Un humor que ya no conecta con la audiencia
Aunque Inclán no es ajeno a la polémica, esta vez el episodio adquiere un matiz distinto. En medio de un momento histórico donde se cuestionan los límites del humor y la responsabilidad de las figuras públicas, el actor decidió opinar sobre denuncias de alto perfil internacional, provocando un fuerte rechazo. En los pasillos de San Ángel ya se comenta si este tipo de declaraciones responden a una visión anclada en el pasado o a una desconexión total con la sensibilidad actual.
Declaraciones que incomodan a la industria
El nuevo escándalo se suma a una cadena de episodios que han puesto en aprietos a la televisora frente a la opinión pública.

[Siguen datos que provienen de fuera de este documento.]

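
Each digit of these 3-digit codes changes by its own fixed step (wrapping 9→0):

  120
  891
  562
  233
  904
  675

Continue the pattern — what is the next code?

346

First digit: −3 each step, mod 10; 1, 8, 5, 2, 9, 6 → 3.
For the second digit, −3 each step, mod 10: 2, 9, 6, 3, 0, 7 → 4.
Third digit — +1 each step, mod 10: 0, 1, 2, 3, 4, 5 → 6.
So the next code is 346.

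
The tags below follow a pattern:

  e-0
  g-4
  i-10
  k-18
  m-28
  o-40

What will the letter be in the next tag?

Letter: e, g, i, k, m, o → q (letters move forward 2 places in the alphabet).

q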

La revictimización, especialmente cuando proviene de una figura con amplia proyección mediática, no pasa desapercibida. Para algunos, sus palabras fueron solo una broma; para otros, representaron una agresión directa a las mujeres que deciden denunciar abusos tras años de silencio, reavivando el debate sobre el machismo persistente en el espectáculo.

El comentario de Rafael Inclán que desató la indignación
La controversia estalló durante un reciente encuentro con reporteros, cuando Inclán fue cuestionado sobre las acusaciones que enfrentan al cantante español Julio Iglesias. En 2021, una exempleada y una fisioterapeuta ofrecieron testimonios sobre presuntas agresiones sexuales y malos tratos laborales. Sin embargo, el actor minimizó la situación al señalar el tiempo que tardaron en denunciar:
“A las que les agarró las pompis se tardaron en decirlo, con todo respeto”, expresó ante los micrófonos, generando una ola de críticas por ignorar el impacto psicológico que suele acompañar a este tipo de denuncias.
Lejos de rectificar, Inclán intentó restar gravedad a las acusaciones con un comentario que fue considerado ofensivo, al referirse al cantante como un “agarra pompis afinado”. Aunque reconoció que el intérprete enfrenta una situación legal compleja, el tono irónico fue interpretado como una burla hacia las mujeres involucradas.
Antecedentes que pesan
Este episodio no es un caso aislado. Meses atrás, el actor ofreció disculpas públicas tras emitir comentarios despectivos sobre la presidenta de México, Claudia Sheinbaum, a quien calificó como “ama de casa”. En aquella ocasión, justificó sus palabras argumentando que se trataba de un personaje teatral, una explicación que hoy resulta insuficiente para muchos, ante la reiteración de posturas señaladas como misóginas.
Un público menos tolerante
Mientras las denuncias contra Julio Iglesias continúan su curso legal —archivadas en España, pero aún vigentes en República Dominicana con presuntas pruebas documentales—, la discusión en México va más allá del caso específico. La audiencia ha cambiado, el humor ya no se consume de la misma forma y la paciencia hacia las figuras consideradas “intocables” parece estar llegando a su límite. El espectáculo, una vez más, se enfrenta a su propio espejo.